Quando il vento dell'est mi porterà
il profumo dei capelli suoi,
io guarderò verso il vento dell'est
e mi ricorderò che lei è andata di là.
Quando il vento dell'est si fermerà
e la neve verrà a posarsi su noi,
se sarà lì con te, fa' che non pianga mai,
che non abbia mai freddo e che non soffra mai più...

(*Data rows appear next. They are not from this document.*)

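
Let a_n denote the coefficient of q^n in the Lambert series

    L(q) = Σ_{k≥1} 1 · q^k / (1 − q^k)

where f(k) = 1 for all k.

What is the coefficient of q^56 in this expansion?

a_56 = 8

q^56  k|56↦f(k): 56:1 28:1 14:1 8:1 7:1 4:1 2:1 1:1  a_56=8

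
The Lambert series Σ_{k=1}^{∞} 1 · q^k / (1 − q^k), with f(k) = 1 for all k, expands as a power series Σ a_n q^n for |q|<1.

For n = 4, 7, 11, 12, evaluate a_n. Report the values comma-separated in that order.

3, 2, 2, 6

d|4:{1,2,4}  Σf=1+1+1=3
[q^7] f(1)=1,f(7)=1 ⇒ 2
[q^11] f(1)=1,f(11)=1 ⇒ 2
[q^12] f(1)=1,f(2)=1,f(3)=1,f(4)=1,f(6)=1,f(12)=1 ⇒ 6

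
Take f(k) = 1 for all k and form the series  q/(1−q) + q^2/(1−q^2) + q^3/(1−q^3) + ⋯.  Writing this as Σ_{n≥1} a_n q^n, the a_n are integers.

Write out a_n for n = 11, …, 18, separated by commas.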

e fa' che i suoi capelli siano sempre più lunghi
perché solo così è più bella che mai.
Quando il vento dell'est mi porterà
il profumo dei capelli suoi.....
e fa' che i suoi capelli siano sempre più lunghi
perché solo così è più bella che mai.
Io piangerò e guarderò
verso il vento dell'est per vederla tornar.

Tra le cose più riuscite prodotte dalla collaborazione tra Ricky Gianco e Gian Pieretti, "Il vento dell'est" contribuisce in primo luogo alla carriera di cantante di quest'ultimo, che si impone decisamente all'attenzione generale prima con il 45 giri e poi con l'album apparso poco più tardi. Evidentemente influenzato dal folk anglosassone, in primo luogo da Donovan e da Dylan, Pieretti è un interprete sovente garbato ed efficace, pur se non dotato di spiccata personalità. Nel testo, qualcuno volle notare delle affinità con la "Girl from the north country" di Bob Dylan; succede ancora l'anno dopo, quando l'andamento musicale divagante di "Pietre" viene accostato a quello di "Rainy Day Women N.12 & 35", sempre di Dylan. Le polemiche, tuttavia, non hanno particolare seguito.